In network security, evasion is bypassing an information security defense in order to deliver an exploit, attack, or other form of malware to a target network or system, without detection. Evasions are typically used to counter network-based intrusion detection and prevention systems (IPS, IDS) but can also be used to by-pass firewalls and defeat malware analysis. A further target of evasions can be to crash a network security defense, rendering it in-effective to subsequent targeted attacks.

==Description==
Evasions can be particularly nasty because a well-planned and implemented evasion can enable full sessions to be carried forth in packets that evade an IDS. Attacks carried in such sessions will happen right under the nose of the network and service administrators.

The security systems are rendered ineffective against well-designed evasion techniques, in the same way a stealth fighter can attack without detection by radar and other defensive systems.

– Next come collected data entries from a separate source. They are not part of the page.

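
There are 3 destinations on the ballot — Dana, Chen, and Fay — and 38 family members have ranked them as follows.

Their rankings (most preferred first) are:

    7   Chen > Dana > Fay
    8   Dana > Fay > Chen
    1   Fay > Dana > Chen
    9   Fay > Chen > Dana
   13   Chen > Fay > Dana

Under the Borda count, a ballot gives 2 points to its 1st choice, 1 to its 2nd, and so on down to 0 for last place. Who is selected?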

A good analogy to evasions is a system designed to recognize keywords in speech patterns on a phone system, such as “break into system X”. A simple evasion would be to use a language other than English, but which both parties can still understand, and wishfully a language that as few people as possible can talk.

==Evasion attacks==
Various advanced and targeted evasion attacks have been known since the mid-1990s:

- A seminal text describing the attacks against IDS systems appeared in 1997.
- One of the first comprehensive description of attacks was reported by Ptacek and Newsham in a technical report in 1998.
- In 1998, also an article in the Phrack Magazine describes ways to by-pass network intrusion detection.

==Reports==
The 1997 article mostly discusses various shell-scripting and character-based tricks to fool an IDS. The Phrack Magazine article and the technical report from Ptacek et al. discusses TCP/IP protocol exploits, evasions and others. More recent discussions on evasions include the report by Kevin Timm.

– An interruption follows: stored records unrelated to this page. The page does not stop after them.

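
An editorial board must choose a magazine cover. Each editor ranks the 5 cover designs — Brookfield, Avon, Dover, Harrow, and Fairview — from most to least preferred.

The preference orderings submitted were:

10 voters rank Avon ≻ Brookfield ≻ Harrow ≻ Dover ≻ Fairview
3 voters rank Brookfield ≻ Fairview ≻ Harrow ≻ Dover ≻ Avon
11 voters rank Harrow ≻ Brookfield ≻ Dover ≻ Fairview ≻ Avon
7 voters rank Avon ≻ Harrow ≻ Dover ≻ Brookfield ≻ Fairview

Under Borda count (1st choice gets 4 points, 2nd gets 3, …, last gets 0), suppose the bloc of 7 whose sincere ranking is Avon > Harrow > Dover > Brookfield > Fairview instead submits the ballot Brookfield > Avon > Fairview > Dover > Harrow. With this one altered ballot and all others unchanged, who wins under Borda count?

Borda totals with the altered ballot: Brookfield 103, Avon 61, Dover 42, Harrow 70, Fairview 34.
The switch changes the winner from Harrow to Brookfield.

Brookfield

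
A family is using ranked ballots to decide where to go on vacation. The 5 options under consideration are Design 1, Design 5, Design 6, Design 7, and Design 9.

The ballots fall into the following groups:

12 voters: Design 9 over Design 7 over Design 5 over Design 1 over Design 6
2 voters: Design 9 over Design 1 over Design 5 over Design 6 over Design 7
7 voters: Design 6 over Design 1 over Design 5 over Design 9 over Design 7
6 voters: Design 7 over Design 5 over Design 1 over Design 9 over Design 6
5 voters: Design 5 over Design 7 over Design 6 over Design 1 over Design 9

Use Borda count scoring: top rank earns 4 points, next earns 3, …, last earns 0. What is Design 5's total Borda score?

80

Borda scores:
  Design 1: 12·1 + 2·3 + 7·3 + 6·2 + 5·1 = 56
  Design 5: 12·2 + 2·2 + 7·2 + 6·3 + 5·4 = 80
  Design 6: 12·0 + 2·1 + 7·4 + 6·0 + 5·2 = 40
  Design 7: 12·3 + 2·0 + 7·0 + 6·4 + 5·3 = 75
  Design 9: 12·4 + 2·4 + 7·1 + 6·1 + 5·0 = 69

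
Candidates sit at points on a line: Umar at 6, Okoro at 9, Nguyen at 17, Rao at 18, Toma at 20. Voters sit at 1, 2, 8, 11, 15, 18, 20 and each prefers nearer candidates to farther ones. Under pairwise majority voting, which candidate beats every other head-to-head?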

==Protecting against evasions==
The challenge in protecting servers from evasions is to model the end-host operation at the network security device, i.e., the device should be able to know how the target host would interpret the traffic, and if it would be harmful, or not. A key solution in protecting against evasions is traffic normalization at the IDS/IPS device. The other way separation internet access can be implemented based on how endpoint user can be safe accessing the internet segment.

Lately there has been discussions on putting more effort on research in evasion techniques. A presentation at Hack.lu discussed some potentially new evasion techniques and how to apply multiple evasion techniques to by-pass network security devices.